En la Mancomunidad de Virginia, aledaña a Washington D.C., y uno de los estados más afectados por el cierre del gobierno que se inició hace 35 días debido, entre otras cosas, a la negativa republicana de garantizar fondos para programas de atención sanitaria que atienden a las poblaciones con menores ingresos en el país, se impuso la demócrata Abigail Spanberger, una exfuncionaria y exagente de la CIA y blanca, quien hizo campaña en defensa de los derechos de género y capitalizó el descontento por alzas de precios en la canasta básica, en la vivienda y los servicios.

En Virginia, parte del sur histórico conservador, Spanberger se dedicó a criticar políticas específicas del presidente, pero se cuidó de arremeter contra él en persona.

“Voten por la señora blanca”, fue una frase recurrente entre jóvenes de Virginia durante la campaña, en referencia a la oponente republicana de Spanberger, Winsome Earle-Sears, una exmarine negra que corrió defendiendo valores más conservadores en asuntos de género y diversidad racial.

En Nueva Jersey, el estado vecino a Nueva York, hogar también de millones de inmigrantes latinos, ganó Mikie Sherill, una excongresista blanca con una plataforma más centrista que la de Mamdani. Ella se impuso a un candidato al que Trump había apoyado públicamente.

Otra buena noticia para los demócratas llegó desde California, donde los votantes aprobaron una propuesta para redibujar los mapas electorales del estado. Esto ha adquirido relevancia política en los últimos meses de cara a las legislativas nacionales del próximo año, cuando el partido demócrata buscará arrebatar a los republicanos el control del congreso en Washington, al menos el de la Cámara de Representantes, cuyos miembros se eligen de acuerdo con censos poblacionales y distritos electorales marcados por las asambleas estatales.

Desde hace unos años, esas asambleas locales han buscado redibujar los mapas para favorecer al partido que gobierna el estado. Así, Texas, en manos republicanas y uno de los principales bastiones del trumpismo, ha echado a andar una reforma que daría más asientos en el congreso en Washington al partido del presidente. Los demócratas respondieron haciendo lo propio en California, un estado que lleva años favoreciéndoles en las urnas.

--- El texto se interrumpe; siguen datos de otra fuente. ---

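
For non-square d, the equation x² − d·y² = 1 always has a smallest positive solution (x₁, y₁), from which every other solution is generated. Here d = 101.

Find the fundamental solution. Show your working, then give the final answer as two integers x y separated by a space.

201 20

√101 = [10; 20, …], period ℓ=1 (odd) → k=1
i=0: a=10 ⇒ p=10, q=1
i=1: a=20 ⇒ p=201, q=20
(x₁, y₁) = (201, 20);  201² − 101·20² = 1 ✓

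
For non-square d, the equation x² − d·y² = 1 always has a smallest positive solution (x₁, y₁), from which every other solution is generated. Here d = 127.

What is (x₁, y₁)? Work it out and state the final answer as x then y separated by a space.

4730624 419775

√127 = [11; 3,1,2,2,7,11,7,2,2,1,3,22, …], period ℓ=12 (even) → k=11
i=0: a=11 ⇒ p=11, q=1
i=1: a=3 ⇒ p=34, q=3
i=2: a=1 ⇒ p=45, q=4
i=3: a=2 ⇒ p=124, q=11
i=4: a=2 ⇒ p=293, q=26
i=5: a=7 ⇒ p=2175, q=193
i=6: a=11 ⇒ p=24218, q=2149
i=7: a=7 ⇒ p=171701, q=15236
i=8: a=2 ⇒ p=367620, q=32621
…
i=10: a=1 ⇒ p=1274561, q=113099
i=11: a=3 ⇒ p=4730624, q=419775
fundamental: x₁=4730624, y₁=419775  (since 22378803429376 − 127·176211050625 = 1)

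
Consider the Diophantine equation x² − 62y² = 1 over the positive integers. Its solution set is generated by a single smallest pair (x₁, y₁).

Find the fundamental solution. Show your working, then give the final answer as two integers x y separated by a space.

63 8

√62 = [7; 1,6,1,14, …], period ℓ=4 (even) → k=3
step 0: (7, 1)  from 7·(1,0) + (0,1)
…
step 2: (55, 7)  from 6·(8,1) + (7,1)
step 3: (63, 8)  from 1·(55,7) + (8,1)
(x₁, y₁) = (63, 8);  63² − 62·8² = 1 ✓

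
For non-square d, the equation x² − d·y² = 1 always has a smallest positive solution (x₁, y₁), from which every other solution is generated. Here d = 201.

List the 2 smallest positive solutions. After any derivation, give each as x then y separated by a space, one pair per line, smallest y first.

d=201: √d = [14; 5,1,1,1,2,…,1,5,28] (ℓ=14, even), read p_13/q_13
k=0  a_k=14  p_k/q_k = 14/1
k=1  a_k=5  p_k/q_k = 71/5
k=2  a_k=1  p_k/q_k = 85/6
k=3  a_k=1  p_k/q_k = 156/11
…
k=6  a_k=1  p_k/q_k = 879/62
k=7  a_k=8  p_k/q_k = 7670/541
k=8  a_k=1  p_k/q_k = 8549/603
…
k=10  a_k=1  p_k/q_k = 33317/2350
k=11  a_k=1  p_k/q_k = 58085/4097
k=12  a_k=1  p_k/q_k = 91402/6447
k=13  a_k=5  p_k/q_k = 515095/36332
→ (515095, 36332).  Check: 515095²=265322859025, 201·36332²=265322859024, difference 1.
(515095+36332√201)^2 = 530645718049 + 37428863080√201

515095 36332
530645718049 37428863080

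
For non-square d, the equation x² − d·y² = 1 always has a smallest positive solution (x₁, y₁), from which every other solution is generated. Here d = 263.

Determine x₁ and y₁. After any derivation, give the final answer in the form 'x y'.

√263 → a₀=16, period (4,1,1,1,1,15,1,1,1,1,4,32); ℓ=12 even so k=11
i=0: a=16 ⇒ p=16, q=1
…
i=2: a=1 ⇒ p=81, q=5
i=3: a=1 ⇒ p=146, q=9
i=4: a=1 ⇒ p=227, q=14
i=5: a=1 ⇒ p=373, q=23
i=6: a=15 ⇒ p=5822, q=359
i=7: a=1 ⇒ p=6195, q=382
i=8: a=1 ⇒ p=12017, q=741
i=9: a=1 ⇒ p=18212, q=1123
i=10: a=1 ⇒ p=30229, q=1864
i=11: a=4 ⇒ p=139128, q=8579
(x₁, y₁) = (139128, 8579);  139128² − 263·8579² = 1 ✓

139128 8579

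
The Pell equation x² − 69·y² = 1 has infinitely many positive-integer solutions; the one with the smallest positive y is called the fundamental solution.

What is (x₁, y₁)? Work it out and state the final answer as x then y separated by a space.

[8; 3,3,1,4,1,3,3,16] for √69; ℓ=8 ⇒ convergent index 7
step 0: (8, 1)  from 8·(1,0) + (0,1)
…
step 6: (2384, 287)  from 3·(623,75) + (515,62)
step 7: (7775, 936)  from 3·(2384,287) + (623,75)
(x₁, y₁) = (7775, 936);  7775² − 69·936² = 1 ✓

7775 936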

El principal gestor de la reforma californiana es Gavin Newsom, el gobernador del estado y una de las figuras de oposición que empieza a perfilarse como presidenciable para las elecciones generales de 2028 de las que saldrá el sucesor de Trump.

Aún parece pronto para adelantar cómo los resultados del martes influirán en la larga carrera por las legislativas de 2026, pero la jornada puede empezar a dar pistas de algunas cosas, como los ítems de la agenda trumpista de los que algunos votantes podrían empezar a distanciarse, de los impactos que la situación económica puede tener en el ánimo electoral, de la vigencia de candidatos apostados en las antípodas de Trump o de las apuestas ideológicas del partido demócrata. 

Como sea, no fue buena para el inquilino actual de la Casa Blanca la noche en que el joven musulmán inmigrante subió a lo más alto de Nueva York, la tierra que también atestiguó el parto político de Donald J. Trump.